Su película más exitosa y conocida, Cléo de 5 à 7 (1962), fue un paso más allá en esa misma dirección. Narraba en tiempo real la tensa espera de una cantante que aguarda el resultado de la prueba médica que le comunicará si tiene cáncer, un perturbador presagio de la enfermedad que ha acabado con la vida de su responsable.
La lucha feminista y el interés por los asuntos sociales constituyeron otra línea directriz de su filmografía. Lo demostró en películas como Una canta, la otra no (1977), crónica de la emancipación de las mujeres en los setenta; sus documentales sobre los Panteras Negras o sobre el muralismo en Los Ángeles, donde vivió junto a su marido, el director Jacques Demy; o Sin techo ni ley (1985), una vibrante semblanza de una joven sin hogar con la que conquistó el León de Oro en Venecia. Más adelante, Varda se interesó también por el combate ecologista en Los espigadores y la espigadora (2000), crítica al consumismo desaforado de nuestro tiempo con la que defendió el reciclaje y la frugalidad como posible salvación. En Las playas de Agnès (2008), analizó su trayectoria en paralelo a su biografía, demostrando que el cine y el vida eran, para ella, una misma entidad. No por casualidad, su productora, Ciné-Tamaris, regentada por su hija Rosalie, estaba instalada en el mismo callejón que su casa. Allí fue donde acogió, en plenos cincuenta, a Bienvenida, una emigrante española que llegó “con un fardo a cuestas, sin marido y con un bebé”. Le enseñó a revelar y ampliar negativos. Durante años fue su técnica de laboratorio oficial.
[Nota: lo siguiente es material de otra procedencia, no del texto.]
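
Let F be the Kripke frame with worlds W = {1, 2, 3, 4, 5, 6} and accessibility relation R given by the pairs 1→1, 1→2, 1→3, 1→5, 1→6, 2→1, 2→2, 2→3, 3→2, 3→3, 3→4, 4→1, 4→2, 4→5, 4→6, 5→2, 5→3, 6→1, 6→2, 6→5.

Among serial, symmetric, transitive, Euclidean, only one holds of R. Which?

serial

Serial: yes — every world has a successor (e.g. 1 R 1).
Symmetric: no — 1 R 3 but not 3 R 1.
Transitive: no — 1 R 3 and 3 R 4, but not 1 R 4.
Euclidean: no — 1 R 2 and 1 R 5, but not 2 R 5.
Only serial holds.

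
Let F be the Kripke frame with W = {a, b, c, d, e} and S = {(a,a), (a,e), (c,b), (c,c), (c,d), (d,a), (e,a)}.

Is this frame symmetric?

Symmetric: no — c S b but not b S c.

No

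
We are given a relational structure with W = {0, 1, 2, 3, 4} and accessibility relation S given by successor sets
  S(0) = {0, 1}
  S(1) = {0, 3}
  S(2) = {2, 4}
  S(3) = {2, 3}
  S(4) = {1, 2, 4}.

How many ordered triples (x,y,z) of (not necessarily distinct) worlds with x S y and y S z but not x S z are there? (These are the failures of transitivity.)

Enumerating: (0,1,3), (1,0,1), (1,3,2), (2,4,1), (3,2,4), (4,1,0), (4,1,3).

7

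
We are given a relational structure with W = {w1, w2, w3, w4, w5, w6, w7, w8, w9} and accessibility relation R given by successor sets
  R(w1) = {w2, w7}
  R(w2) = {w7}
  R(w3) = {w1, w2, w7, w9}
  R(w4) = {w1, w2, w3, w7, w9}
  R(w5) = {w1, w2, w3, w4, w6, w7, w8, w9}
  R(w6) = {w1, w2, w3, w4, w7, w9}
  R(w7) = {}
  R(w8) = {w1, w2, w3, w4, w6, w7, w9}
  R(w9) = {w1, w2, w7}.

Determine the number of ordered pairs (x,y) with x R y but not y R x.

36

Enumerating: (w1,w2), (w1,w7), (w2,w7), (w3,w1), (w3,w2), (w3,w7), (w3,w9), (w4,w1), (w4,w2), (w4,w3), (w4,w7), (w4,w9), … and 24 more.
Total: 36.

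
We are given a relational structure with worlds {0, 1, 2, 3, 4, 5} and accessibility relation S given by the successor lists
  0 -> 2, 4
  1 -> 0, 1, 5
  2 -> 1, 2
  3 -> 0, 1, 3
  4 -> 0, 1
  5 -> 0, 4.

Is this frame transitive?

No

Transitive: no — 0 S 2 and 2 S 1, but not 0 S 1.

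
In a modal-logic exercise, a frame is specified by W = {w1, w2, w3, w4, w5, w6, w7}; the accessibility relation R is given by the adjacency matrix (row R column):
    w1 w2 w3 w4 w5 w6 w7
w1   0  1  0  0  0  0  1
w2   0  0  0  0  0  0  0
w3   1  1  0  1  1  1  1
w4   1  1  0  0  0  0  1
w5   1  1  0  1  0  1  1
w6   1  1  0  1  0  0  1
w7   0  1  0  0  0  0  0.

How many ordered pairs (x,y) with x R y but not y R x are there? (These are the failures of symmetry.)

Enumerating: (w1,w2), (w1,w7), (w3,w1), (w3,w2), (w3,w4), (w3,w5), (w3,w6), (w3,w7), (w4,w1), (w4,w2), (w4,w7), (w5,w1), … and 9 more.
Total: 21.

21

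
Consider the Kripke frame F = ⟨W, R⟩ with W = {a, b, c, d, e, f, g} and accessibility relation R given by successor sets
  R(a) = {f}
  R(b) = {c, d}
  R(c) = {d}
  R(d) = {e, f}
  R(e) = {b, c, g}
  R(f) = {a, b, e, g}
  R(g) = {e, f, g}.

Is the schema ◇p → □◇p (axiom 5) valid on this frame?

The schema 5 characterises exactly the Euclidean frames.
Euclidean: no — b R d and b R c, but not d R c.

No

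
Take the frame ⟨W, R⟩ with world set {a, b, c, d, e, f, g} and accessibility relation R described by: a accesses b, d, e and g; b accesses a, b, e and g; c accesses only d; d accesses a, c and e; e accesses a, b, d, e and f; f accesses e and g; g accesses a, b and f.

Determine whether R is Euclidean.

No

Euclidean: no — a R b and a R d, but not b R d.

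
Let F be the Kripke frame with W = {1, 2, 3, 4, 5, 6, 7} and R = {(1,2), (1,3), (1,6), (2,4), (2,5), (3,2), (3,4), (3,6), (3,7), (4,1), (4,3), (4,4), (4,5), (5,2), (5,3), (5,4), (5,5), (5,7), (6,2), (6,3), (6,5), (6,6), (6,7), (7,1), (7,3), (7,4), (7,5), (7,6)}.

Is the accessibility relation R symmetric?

No

Symmetric: no — 1 R 2 but not 2 R 1.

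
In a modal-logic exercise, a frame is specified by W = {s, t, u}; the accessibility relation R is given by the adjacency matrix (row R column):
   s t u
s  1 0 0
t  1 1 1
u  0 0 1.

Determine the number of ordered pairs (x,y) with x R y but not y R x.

2

Enumerating: (t,s), (t,u).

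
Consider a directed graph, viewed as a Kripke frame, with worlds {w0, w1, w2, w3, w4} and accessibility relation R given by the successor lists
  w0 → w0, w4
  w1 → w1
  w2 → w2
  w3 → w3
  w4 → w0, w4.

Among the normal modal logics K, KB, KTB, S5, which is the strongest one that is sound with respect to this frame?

S5

Symmetric (axiom B): yes — every pair in R has its reverse in R.
Reflexive (axiom T): yes — every world is R-related to itself.
Euclidean (axiom 5): yes — any two successors of a common world are R-related.
So F validates K, KB, KTB, S5. The strongest is S5.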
A cambio, ella le enseñó a hablar castellano.
Su penúltimo proyecto fue Caras y lugares (2017), radiografía de la Francia profunda y nuevo testimonio de su amor al prójimo, que codirigió con el fotógrafo JR, uno de esos jóvenes que solían rodear a esta mujer eternamente moderna. En cualquier inauguración parisina no costaba reconocerla entre la multitud, pese a su escasa estatura, gracias a su inimitable corte de pelo, un tocado bicolor tan original como todo lo que hacía. Y a una sonrisa indeleble que, muchas veces, resultaba de un exotismo radical en el país que Varda escogió como patria. Aunque ese carácter afable no impedía que fuera implacable y autoritaria en sus rodajes, como demuestran algunas imágenes de archivo. En un momento conmovedor de su última película, la directora pide disculpas a una de sus actrices, Sandrine Bonnaire, por haberla tratado con injusta aspereza treinta años atrás.
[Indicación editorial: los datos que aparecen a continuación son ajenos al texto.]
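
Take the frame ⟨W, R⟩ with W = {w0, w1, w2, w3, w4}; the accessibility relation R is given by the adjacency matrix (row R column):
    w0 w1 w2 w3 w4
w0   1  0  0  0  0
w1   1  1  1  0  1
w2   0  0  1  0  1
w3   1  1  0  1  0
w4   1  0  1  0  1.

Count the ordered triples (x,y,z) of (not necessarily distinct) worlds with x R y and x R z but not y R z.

12

Enumerating: (w1,w0,w1), (w1,w0,w2), (w1,w0,w4), (w1,w2,w0), (w1,w2,w1), (w1,w4,w1), (w3,w0,w1), (w3,w0,w3), (w3,w1,w3), (w4,w0,w2), (w4,w0,w4), (w4,w2,w0).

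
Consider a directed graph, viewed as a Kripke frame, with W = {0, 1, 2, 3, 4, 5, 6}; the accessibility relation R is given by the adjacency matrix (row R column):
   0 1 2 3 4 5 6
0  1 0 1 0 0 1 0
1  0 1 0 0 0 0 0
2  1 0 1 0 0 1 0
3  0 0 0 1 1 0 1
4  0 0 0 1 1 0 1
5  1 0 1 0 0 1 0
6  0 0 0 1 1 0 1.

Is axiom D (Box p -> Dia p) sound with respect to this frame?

Yes

By correspondence theory, D is valid on a frame iff R is serial.
Serial: yes — every world has a successor (e.g. 0 R 0).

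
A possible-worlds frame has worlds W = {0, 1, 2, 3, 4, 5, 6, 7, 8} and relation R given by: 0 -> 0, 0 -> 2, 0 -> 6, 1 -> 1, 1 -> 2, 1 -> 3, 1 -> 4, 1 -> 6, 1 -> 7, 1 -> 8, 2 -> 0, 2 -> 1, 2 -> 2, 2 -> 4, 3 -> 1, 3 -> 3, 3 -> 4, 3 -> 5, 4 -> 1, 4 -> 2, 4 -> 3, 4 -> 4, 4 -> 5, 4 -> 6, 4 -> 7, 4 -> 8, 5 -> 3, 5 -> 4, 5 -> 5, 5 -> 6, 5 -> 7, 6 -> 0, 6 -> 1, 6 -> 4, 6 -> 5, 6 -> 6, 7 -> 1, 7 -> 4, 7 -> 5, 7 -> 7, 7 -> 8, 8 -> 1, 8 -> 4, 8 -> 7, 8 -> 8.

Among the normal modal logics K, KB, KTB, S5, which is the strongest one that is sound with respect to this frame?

Symmetric (axiom B): yes — every pair in R has its reverse in R.
Reflexive (axiom T): yes — every world is R-related to itself.
Euclidean (axiom 5): no — 0 R 2 and 0 R 6, but not 2 R 6.
So F validates K, KB, KTB; S5 would additionally require R to be Euclidean. The strongest is KTB.

KTB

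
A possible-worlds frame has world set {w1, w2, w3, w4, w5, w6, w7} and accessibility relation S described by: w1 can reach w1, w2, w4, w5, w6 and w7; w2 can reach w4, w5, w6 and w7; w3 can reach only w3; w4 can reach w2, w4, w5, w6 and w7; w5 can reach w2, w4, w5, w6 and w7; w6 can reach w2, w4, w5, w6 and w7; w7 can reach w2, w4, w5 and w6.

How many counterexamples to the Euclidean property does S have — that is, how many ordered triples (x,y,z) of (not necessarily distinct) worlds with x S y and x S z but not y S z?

15

Enumerating: (w1,w2,w1), (w1,w2,w2), (w1,w4,w1), (w1,w5,w1), (w1,w6,w1), (w1,w7,w1), (w1,w7,w7), (w2,w7,w7), (w4,w2,w2), (w4,w7,w7), (w5,w2,w2), (w5,w7,w7), (w6,w2,w2), (w6,w7,w7), (w7,w2,w2).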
Varda fue una personalidad solar, aunque también tuvo sus eclipses. En 2005, su instalación Las viudas de Noirmoutier reflejaba las vidas de mujeres de marineros que hablaban de la soledad y del luto. “Nadie quiere escuchar a las viudas, son una categoría social incómoda”, decía esta directora que siempre estuvo “del lado de los marginados y los forajidos”. En los últimos segundos de metraje, Varda se sentaba frente a la cámara y lloraba desconsolada, destapando sin pudor lo que se escondía detrás de ese disfraz colorista que se hizo a medida. Era una imagen terrible e imborrable, que ni siquiera su muerte conseguirá llevarse.
 Feminista convencida, se sintió particularmente orgullosa de ser la primera directora en recibir el Oscar honorífico de Hollywood.
“Fue una gran directora, una gran autora (...), una mujer que no hizo más que cosas positivas (...) Se ha ido una gran dama del cine. Es una pérdida importante para el cine francés”, reaccionó el director Claude Lelouch al conocer su muerte.